いま日本にあるエボラのプライマーは、米疾病予防センター(米CDC)の協力で開発され、00年と08年に、実際にエボラウイルスを検出できるかどうかを調べるテスト(精度検証)をパスしたもの。しかし、08年以降に流行したエボラウイルスについての精度検証は、一度もされていない。今回流行しているエボラ出血熱ザイール株を含め、いま日本が保有しているプライマーで本当にエボラを検出できるのかは不透明だ。
エボラのような人類の脅威となる病原体の場合、ウイルス検体の共有は、重要な国際的課題でもある。プライマーの精度検証に必要なのはもちろんのこと、治療薬やワクチンの開発などにも不可欠である。そして、このような国際的ネットワークへの参加には、レベル4ラボを持つことが求められる。
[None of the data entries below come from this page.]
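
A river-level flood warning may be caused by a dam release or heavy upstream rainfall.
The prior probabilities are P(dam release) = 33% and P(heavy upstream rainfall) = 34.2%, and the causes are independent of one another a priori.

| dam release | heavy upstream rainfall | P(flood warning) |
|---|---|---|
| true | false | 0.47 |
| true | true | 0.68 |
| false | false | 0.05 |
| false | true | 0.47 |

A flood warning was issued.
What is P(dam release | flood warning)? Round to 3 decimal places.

Numerator (weight on configurations with dam release): 0.102056 + 0.076745 = 0.178801
Normalizer over all consistent configurations: 0.05×0.67×0.658 + 0.47×0.67×0.342 + 0.47×0.33×0.658 + 0.68×0.33×0.342 = 0.308540
P(dam release | flood warning) = 0.178801/0.308540 ≈ 0.580

P(dam release | flood warning) ≈ 0.580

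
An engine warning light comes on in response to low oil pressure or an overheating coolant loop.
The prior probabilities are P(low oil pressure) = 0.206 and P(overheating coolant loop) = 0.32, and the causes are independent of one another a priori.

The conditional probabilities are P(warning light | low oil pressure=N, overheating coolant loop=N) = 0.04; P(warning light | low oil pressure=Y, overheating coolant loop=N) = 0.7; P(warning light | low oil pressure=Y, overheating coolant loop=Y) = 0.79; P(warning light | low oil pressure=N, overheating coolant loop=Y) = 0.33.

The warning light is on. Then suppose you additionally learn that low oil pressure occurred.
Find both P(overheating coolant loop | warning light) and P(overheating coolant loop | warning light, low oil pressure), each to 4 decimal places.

P(warning light) = 0.04·0.794·0.68 + 0.33·0.794·0.32 + 0.7·0.206·0.68 + 0.79·0.206·0.32 = 0.021597 + 0.083846 + 0.098056 + 0.052077 = 0.255576
The overheating coolant loop-present share is 0.083846 + 0.052077 = 0.135923.
So P(overheating coolant loop | warning light) = 0.135923/0.255576 ≈ 0.5318.

Now condition on the additional information:
P(warning light | low oil pressure) = 0.7·0.68 + 0.79·0.32 = 0.476000 + 0.252800 = 0.728800
Restricting to configurations with overheating coolant loop present: 0.79·0.32 = 0.252800.
P(overheating coolant loop | warning light, low oil pressure) = 0.252800 / 0.728800 ≈ 0.3469

P(overheating coolant loop | warning light) ≈ 0.5318; P(overheating coolant loop | warning light, low oil pressure) ≈ 0.3469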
01年の9.11米国同時多発テロ事件や炭疽菌事件を受けた先進各国は、世界的な健康危機管理とテロリズム対応について連携のため、保健相レベルの会合「世界健康安全保障イニシアティブ(GHSI)」を発足させた。GHSIには実務レベル(局長クラス)の〝ジーサグ〟(GHSAG)と呼ばれる作業チームがあるが、レベル4ラボを持たないメキシコを除いては、日本だけが、このウイルス共有ネットワークから外れている。
日本で使用されるエボラウイルスのプライマーを開発した、感染研の森川茂・獣医科学部長は、「分離されたエボラウイルス等を廃棄すれば国際社会の非難を浴び、笑い者になる」と警鐘を鳴らし、レベル4ラボ稼働の重要性を改めて指摘した。